Kinetic Theory of Response Functions for the Hard Sphere Granular Fluid

TL;DR

This paper develops a kinetic theory framework for response functions in granular fluids, deriving a linear kinetic equation that generalizes existing theories and applies to various densities and inelasticities, with validation through transport coefficient calculations.

Contribution

It introduces a new kinetic equation for granular fluids based on response functions, extending the linearized Enskog theory without restrictions on density or inelasticity.

Findings

Derived a kinetic equation for granular response functions.

Validated the theory by calculating transport coefficients.

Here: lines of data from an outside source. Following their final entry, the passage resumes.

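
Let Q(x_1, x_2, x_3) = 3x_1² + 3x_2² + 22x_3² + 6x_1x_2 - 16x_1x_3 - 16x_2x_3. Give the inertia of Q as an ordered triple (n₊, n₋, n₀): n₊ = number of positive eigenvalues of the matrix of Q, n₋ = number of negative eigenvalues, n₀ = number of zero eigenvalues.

(2, 0, 1)

Write A = [[3, 3, -8], [3, 3, -8], [-8, -8, 22]].
Congruent diagonalization of A (simultaneous row and column reduction) yields pivots 3, 0, 2/3.
That gives 2 positive, 1 zero pivots.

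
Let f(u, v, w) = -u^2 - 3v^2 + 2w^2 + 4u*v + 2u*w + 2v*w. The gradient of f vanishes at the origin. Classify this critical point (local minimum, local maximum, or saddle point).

The Hessian at the origin is H = [[-2, 4, 2], [4, -6, 2], [2, 2, 4]].
Symmetric row and column elimination reduces H to a congruent diagonal form with pivots -2, 2, -12.
So there are 1 positive, 2 negative pivots.
H is indefinite, so the origin is a saddle point.

saddle point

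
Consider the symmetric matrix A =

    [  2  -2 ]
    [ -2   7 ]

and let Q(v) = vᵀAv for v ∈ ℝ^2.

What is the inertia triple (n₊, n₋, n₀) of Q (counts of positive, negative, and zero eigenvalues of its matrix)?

(2, 0, 0)

Symmetric row and column elimination reduces A to a congruent diagonal form with pivots 2, 5.
So there are 2 positive pivots.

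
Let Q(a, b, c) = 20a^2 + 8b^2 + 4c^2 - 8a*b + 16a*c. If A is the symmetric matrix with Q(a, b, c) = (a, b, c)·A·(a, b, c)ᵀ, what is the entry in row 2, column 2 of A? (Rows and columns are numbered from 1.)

8

The coefficient of b^2 in Q is 8, and that is exactly A[2,2].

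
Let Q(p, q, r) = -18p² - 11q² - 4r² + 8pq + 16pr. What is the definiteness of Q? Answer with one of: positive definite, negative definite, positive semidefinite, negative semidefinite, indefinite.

negative definite

The symmetric matrix of Q is A = [[-18, 4, 8], [4, -11, 0], [8, 0, -4]].
Leading principal minors: Δ_1 = -18, Δ_2 = 182, Δ_3 = -24.
The signs alternate starting with Δ_1 < 0, so by Sylvester's criterion Q is negative definite.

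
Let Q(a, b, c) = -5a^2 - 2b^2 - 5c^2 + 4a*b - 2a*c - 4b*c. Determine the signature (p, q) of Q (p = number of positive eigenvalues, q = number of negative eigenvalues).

(0, 2)

The associated matrix is A = [[-5, 2, -1], [2, -2, -2], [-1, -2, -5]].
Congruent diagonalization of A (simultaneous row and column reduction) yields pivots -5, -6/5, 0.
That gives 2 negative, 1 zero pivots.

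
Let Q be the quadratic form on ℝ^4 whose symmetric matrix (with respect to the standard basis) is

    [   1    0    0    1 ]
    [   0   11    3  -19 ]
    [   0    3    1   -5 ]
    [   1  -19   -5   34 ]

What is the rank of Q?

Symmetric row and column elimination reduces A to a congruent diagonal form with pivots 1, 11, 2/11, 0.
So there are 3 positive, 1 zero pivots.
The rank is the number of nonzero pivots: 3.

3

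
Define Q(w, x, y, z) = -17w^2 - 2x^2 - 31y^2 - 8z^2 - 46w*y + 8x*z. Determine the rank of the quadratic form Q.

3

The associated matrix is A = [[-17, 0, -23, 0], [0, -2, 0, 4], [-23, 0, -31, 0], [0, 4, 0, -8]].
Applying the same elementary operations to the rows and columns of A produces a congruent diagonal matrix with entries -17, -2, 2/17, 0.
Counting signs: 1 positive, 2 negative, 1 zero.
The rank is the number of nonzero pivots: 3.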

Results agree with Chapman-Enskog solutions.

Abstract

The response functions for small spatial perturbations of a homogeneous granular fluid have been described recently. In appropriate dimensionless variables, they have the form of stationary state time correlation functions. Here, these functions are expressed in terms of reduced single particle functions that are expected to obey a linear kinetic equation. The functional assumption required for such a kinetic equation, and a Markov approximation for its implementation are discussed. If, in addition, static velocity correlations are neglected, a granular fluid version of the linearized Enskog kinetic theory is obtained. The derivation makes no a priori limitation on the density, space and time scale, nor degree of inelasticity. As an illustration, recently derived Helfand and Green-Kubo expressions for the Navier-Stokes order transport coefficients are evaluated with this kinetic theory. The results are in agreement with those obtained from the Chapman-Enskog solution to the nonlinear Enskog kinetic equation.